Nearly a year later, after plenty of corporate soul searching, the principals have decided to lose the Avala brand name and move forward as Rollick.
“We did plenty of market research and knew at some point we’d have to have one organization and one name,” Rollick president Amit Maheshwari told Trade Only Today. “We asked ourselves if we should name the company Rollick or call it Avala. We realized on the marine side that Avala has a big name. But in powersports, Rollick is much more important.”
Rollick won. “In marine, there might be ten dealers with Avala, but in powersports we have hundreds of dealers who use Rollick,” says Maheshwari.
The acquisition is not a case of a smaller company being gobbled up by a larger entity, says Maheshwari, and then eventually languishing under the new parent. Rollick has not made any job cuts at Avala’s headquarters outside St. Louis, and in fact, has added three employees. He says it’s more of a scenario where two partners have come together to fill in missing spaces in each other’s corporate portfolio.
Rollick focused on dealers in the RV and powersports segments. “We took a dealer-centric view and asked how to do a better job of getting dealers to transact with their customers. We also have big affinity partners like AAA, Sam’s Club, Progressive and Allstate for buying programs,” says Maheshwari.
Besides the national corporate partners, some of Rollick’s founders also worked with USAA and TrueCar on car-buying programs.
Avala was one of the largest collectors of data as part of the Marine Industry CSI program, while also providing consumer research for OEM as well as marketing solutions.
“There was a split between the two at the OEM and dealer levels,” says Maheshwari. “Rollick focused on dealers and Avala on OEM. It made sense to bring them together, like two sides of the same coin.”
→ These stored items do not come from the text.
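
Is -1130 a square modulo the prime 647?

(-1130/647)
  = -(1130/647)    [647 ≡ 3 mod 4 ⇒ (-1/647) = -1]
  = -(483/647)    [1130 ≡ 483 mod 647]
  = (647/483)    [QR: both ≡ 3 mod 4, sign flips]
  = (164/483)    [647 ≡ 164 mod 483]
  = (41/483)    [483 ≡ 3 mod 8 ⇒ (2/483)^2 = +1]
  = (483/41)    [QR: 41 ≡ 1 mod 4, sign kept]
  = (32/41)    [483 ≡ 32 mod 41]
  = (1/41)    [41 ≡ 1 mod 8 ⇒ (2/41)^5 = +1]
  = 1    [(1/41) = 1]
(-1130/647) = 1, and 647 is prime, so -1130 is a quadratic residue mod 647.

yes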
Since last year’s acquisition, the two sides have worked towards integration. “We’re pretty well there,” says Maheshwari. “At our client, Arctic Cat, all the dealers are using our integrated technologies, and many marine dealers are now using Aimbase in one form or another. We’re also rolling out our Rollick product, Salesdriver, so dealers can handle leads from our OEM partners. We’re having conversations now with heavy-hitter marine dealers on implementing this technology.”
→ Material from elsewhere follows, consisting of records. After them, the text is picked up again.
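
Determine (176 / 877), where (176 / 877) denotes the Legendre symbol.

Factor out 2: 176 = 2^4·11. Since 877 ≡ 5 (mod 8), (2 / 877) = -1, and (2 / 877)^4 = +1. Now have (11 / 877).
877 ≡ 1 (mod 4), so quadratic reciprocity gives (11 / 877) = (877 / 11). Reduce: 877 ≡ 8 (mod 11). Now have (8 / 11).
Factor out 2: 8 = 2^3. Since 11 ≡ 3 (mod 8), (2 / 11) = -1, and (2 / 11)^3 = -1. Now have -(1 / 11).
(1 / 11) = 1. Collecting the sign factors: -1.

-1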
Rollick also sees opportunities in the Recreational Vehicle sector for the CSI data that it now collects for the boating industry. “Nobody sees the amount of data that we do. We’re actively trying to get those guys involved in some capacity, just like NMMA did with CSI in boating,” says Maheshwari. “We support about 60 manufacturers and would like to expand that relationship to the Recreational Vehicles Industry Association.”
The company, which also has an office in India, continues to grow its headcount. “We’re reaching 100,” says Maheshwari. “Avala had 40 or 50 employees before, so it’s a sizable increase in the size of the company. We’re moving in the right direction.”